Let fluid enter the left hand face of the CV with a velocity u and leaves the right hand face with a velocity $\bigg(u+\dfrac{∂u}{∂x}δx \bigg)$.

By, Newton’s second law in the X direction,

$$∑F_x = ma_x$$

$\bigg(P-\dfrac{∂P}{∂x} \dfrac{δx}{2}\bigg)δyδz-\bigg(P+\dfrac{∂P}{∂x} \dfrac{δx}{2}\bigg)δyδz = ρ\bigg\{u \dfrac{∂u}{∂x}+v \dfrac{∂u}{∂y}+w \dfrac{∂u}{∂z}\bigg\} δxδyδz \\ ∴-\dfrac 1ρ \dfrac{∂P}{∂x}=\bigg[ u \dfrac{∂u}{∂x}+v \dfrac{∂u}{∂y}+w \dfrac{∂u}{∂z}\bigg]$

Similarly in Y direction,

$\bigg(P-\dfrac{∂P}{∂y} \dfrac{δy}{2}\bigg)δxδz-(ρgδxδyδz)-\bigg(P+\dfrac{∂P}{∂y} \dfrac{δy}{2}\bigg)δxδz = ρ\bigg\{u \dfrac{∂v}{∂x}+v \dfrac{∂v}{∂y}+w \dfrac{∂v}{∂z}\bigg\} δxδyδz\\ ∴-\dfrac 1ρ \dfrac{∂P}{∂y}-g=\bigg[ u \dfrac{∂v}{∂x}+v \dfrac{∂v}{∂y}+w \dfrac{∂v}{∂z}\bigg]$

In Z direction,

$\bigg(P-\dfrac{∂P}{∂z} \dfrac{δz}{2}\bigg)δxδz-\bigg(P+\dfrac{∂P}{∂z} \dfrac{δz}{2}\bigg)δxδz = ρ\bigg\{u \dfrac{∂w}{∂x}+v \dfrac{∂w}{∂y}+w \dfrac{∂w}{∂z}\bigg\} δxδyδz\\ \therefore-\dfrac 1ρ \dfrac{∂P}{∂x}=\bigg[ u \dfrac{∂w}{∂x}+v \dfrac{∂w}{∂y}+w \dfrac{∂w}{∂z}\bigg]$

These are the Euler’s equation along respective axis.

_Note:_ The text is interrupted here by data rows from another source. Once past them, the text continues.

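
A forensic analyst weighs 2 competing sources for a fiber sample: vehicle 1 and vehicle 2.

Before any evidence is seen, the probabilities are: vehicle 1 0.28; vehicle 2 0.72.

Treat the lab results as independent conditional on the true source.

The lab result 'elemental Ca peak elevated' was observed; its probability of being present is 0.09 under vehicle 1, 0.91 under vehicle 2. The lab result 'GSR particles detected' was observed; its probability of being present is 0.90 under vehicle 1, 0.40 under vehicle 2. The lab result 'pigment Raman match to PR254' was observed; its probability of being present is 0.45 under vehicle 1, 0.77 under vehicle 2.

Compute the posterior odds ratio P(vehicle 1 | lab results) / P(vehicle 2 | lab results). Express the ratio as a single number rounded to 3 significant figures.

Posterior odds equal prior odds times the likelihood ratio; only the two competing hypotheses matter.
  vehicle 1: 0.28 × 0.09 × 0.90 × 0.45 = 0.010206
  vehicle 2: 0.72 × 0.91 × 0.40 × 0.77 = 0.2018
Odds(vehicle 1 : vehicle 2) = 0.010206 / 0.2018 ≈ 0.0506.

0.0506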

Adding the three equations we get,

$-\dfrac 1ρ \dfrac{∂P}{∂x}-\dfrac 1ρ \dfrac{∂P}{∂y}-g-\dfrac 1ρ \dfrac{∂P}{∂z}=\bigg[ u \dfrac{∂u}{∂x}+v \dfrac{∂u}{∂y}+w \dfrac{∂u}{∂z}\bigg]+\bigg[ u \dfrac{∂v}{∂x}+v \dfrac{∂v}{∂y}+w \dfrac{∂v}{∂z}\bigg]+\bigg[ u \dfrac{∂w}{∂x}+v \dfrac{∂w}{∂y}+w \dfrac{∂w}{∂z}\bigg] \\ ∴-\dfrac 1ρ \bigg(\dfrac{∂P}{∂x}+\dfrac{∂P}{∂y}+\dfrac{∂P}{∂z}\bigg)-g=\bigg[ u \dfrac{∂u}{∂x}+v \dfrac{∂u}{∂y}+w \dfrac{∂u}{∂z}\bigg]+\bigg[ u \dfrac{∂v}{∂x}+v \dfrac{∂v}{∂y}+w \dfrac{∂v}{∂z}\bigg]+\bigg[ u \dfrac{∂w}{∂x}+v \dfrac{∂w}{∂y}+w \dfrac{∂w}{∂z}\bigg]$

In mathematical terms,

$∴-\dfrac 1ρ (∇P)-g=(\bar{U} ∙∇) \bar{U} \\ ∴ρ(\bar{U} ∙∇) \bar{U} =-∇P-ρg$

…this is the Euler’s Momentum Equation.